Куинтон бросает на меня насмешливый взгляд. Мы сворачиваем в сторону, обходя открытый кузов автомобиля, заставленный ящиками пива и сигаретными пачками.

– Ну, в общем, ответ – нет. На самом деле я терпеть не могу при всех раздеваться.

Я убираю волосы за уши и поднимаю взгляд на ясное небо, а потом снова перевожу его на Куинтона, почувствовав, что он смотрит на меня.

– Что? – спрашиваю я.

– Жду твоего ответа, – говорит он и замедляет шаг, когда мы подходим к старому ржавому «кадиллаку» Тристана.

– Какого ответа?

Куинтон достает из кармана ключи:

– Ты сама из тех, кто любит раздеваться прилюдно, или нет?

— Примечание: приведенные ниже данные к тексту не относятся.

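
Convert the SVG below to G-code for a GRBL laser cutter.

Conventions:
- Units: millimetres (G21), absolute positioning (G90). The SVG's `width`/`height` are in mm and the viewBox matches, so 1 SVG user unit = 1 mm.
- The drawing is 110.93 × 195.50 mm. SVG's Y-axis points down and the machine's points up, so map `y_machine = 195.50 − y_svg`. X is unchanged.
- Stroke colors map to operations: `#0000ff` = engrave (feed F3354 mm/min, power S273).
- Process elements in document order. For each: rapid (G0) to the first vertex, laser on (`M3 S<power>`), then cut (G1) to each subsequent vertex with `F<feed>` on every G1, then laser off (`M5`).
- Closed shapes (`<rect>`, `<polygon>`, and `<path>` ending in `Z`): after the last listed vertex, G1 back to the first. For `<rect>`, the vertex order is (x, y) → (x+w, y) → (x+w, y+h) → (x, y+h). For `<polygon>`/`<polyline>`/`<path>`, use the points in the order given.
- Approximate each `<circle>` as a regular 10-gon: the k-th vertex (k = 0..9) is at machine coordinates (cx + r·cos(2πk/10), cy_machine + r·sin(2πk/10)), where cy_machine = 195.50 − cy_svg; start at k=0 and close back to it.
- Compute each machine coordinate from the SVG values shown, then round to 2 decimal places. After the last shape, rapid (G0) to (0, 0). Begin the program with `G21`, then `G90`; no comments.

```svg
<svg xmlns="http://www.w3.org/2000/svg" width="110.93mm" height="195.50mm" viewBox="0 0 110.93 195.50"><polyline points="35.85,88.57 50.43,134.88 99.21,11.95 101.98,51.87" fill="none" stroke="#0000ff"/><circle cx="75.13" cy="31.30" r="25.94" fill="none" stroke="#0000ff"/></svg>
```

G21
G90
G0 X35.85 Y106.93
M3 S273
G1 X50.43 Y60.62 F3354
G1 X99.21 Y183.55 F3354
G1 X101.98 Y143.63 F3354
M5
G0 X101.07 Y164.20
M3 S273
G1 X96.12 Y179.45 F3354
G1 X83.15 Y188.87 F3354
G1 X67.11 Y188.87 F3354
G1 X54.14 Y179.45 F3354
G1 X49.19 Y164.20 F3354
G1 X54.14 Y148.95 F3354
G1 X67.11 Y139.53 F3354
G1 X83.15 Y139.53 F3354
G1 X96.12 Y148.95 F3354
G1 X101.07 Y164.20 F3354
M5
G0 X0.00 Y0.00

Since the viewBox matches the mm dimensions, user units are millimetres directly. The only transform is the Y-flip y_m = 195.50 − y_svg.

Shape 1 is a open polyline drawn with `<polyline>`. Its stroke #0000ff means engrave at S273, F3354. After flipping Y the toolpath is (35.85,106.93) → (50.43,60.62) → (99.21,183.55) → (101.98,143.63).

Shape 2 is a circle drawn with `<circle>`. Its stroke #0000ff means engrave at S273, F3354. After flipping Y the toolpath is (101.07,164.20) → (96.12,179.45) → (83.15,188.87) → (67.11,188.87) → (54.14,179.45) → (49.19,164.20) → (54.14,148.95) → (67.11,139.53) → (83.15,139.53) → (96.12,148.95) → (101.07,164.20), returning to the start.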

Я закусываю губу и качаю головой:

– Нет, не из тех.

Он улыбается и открывает дверь машины:

– Вот и хорошо, значит у нас есть что-то общее.

– А больше у нас разве ничего общего нет? – спрашиваю я и ловлю брошенные мне ключи.

Куинтон смотрит мне в глаза, и я гадаю, что же он там такое видит.

– Нет, по-моему, еще кое-что есть. – Он почесывает в затылке, словно раздумывая о чем-то. – Сядешь за руль? Мне, пожалуй, не стоит.

Наверное, это из-за того, что он под кайфом, или из-за того, о чем говорил Тристан? Много о чем я думаю – о нем, обо мне, о нас обоих, о том, почему я рядом с ним становлюсь другим человеком, словно растворяюсь в нем. Все эти мысли испаряются, когда вдруг что-то вспыхивает в голове, как удар молнии. Вот такой же я была с Лэндоном? Растворялась в нем? Становилась другой? Выходит, я вообще никогда не знала себя по-настоящему?

Я забираюсь в машину и включаю двигатель, а Куинтон обходит машину и тоже садится. Я начинаю сдавать задом, и тут он говорит:

– Стой.

Я жму на тормоз – испуганно, думая, что вот-вот врежусь в кого-то или во что-то.

– Что такое? – спрашиваю, глядя в зеркало заднего вида, но грунтовая дорога за нами пуста.

С чуть округлившимися глазами Куинтон перегибается ко мне, выставляет руку перед моей грудью. Потом берется за пряжку ремня безопасности, вытягивает ремень и пристегивает меня. Я жду, что он тоже пристегнется, но он откидывается на спинку сиденья и не двигается.

– А ты разве не пристегнешься? – спрашиваю я, медленно сдавая назад.

Он упрямо качает головой:

– И так сойдет.

– Куинтон… – Я умолкаю, видя, что он отвернулся к окошку и скрестил руки.

– Сказал, так сойдет, – говорит он сдавленным голосом и показывает на рычаг переключения передач. – Ну, поехали завтракать.

Я хочу возразить, но попробуй заставь человека сделать то, что он наотрез отказывается делать. Я вздыхаю, нажимаю на газ и объезжаю выбоины на дороге. Чем ближе шоссе, тем сильнее я злюсь, потому что он не пристегнулся, и я же знаю: он наверняка часто рискует жизнью, а значит совсем ею не дорожит, и это меня возмущает сильнее всего.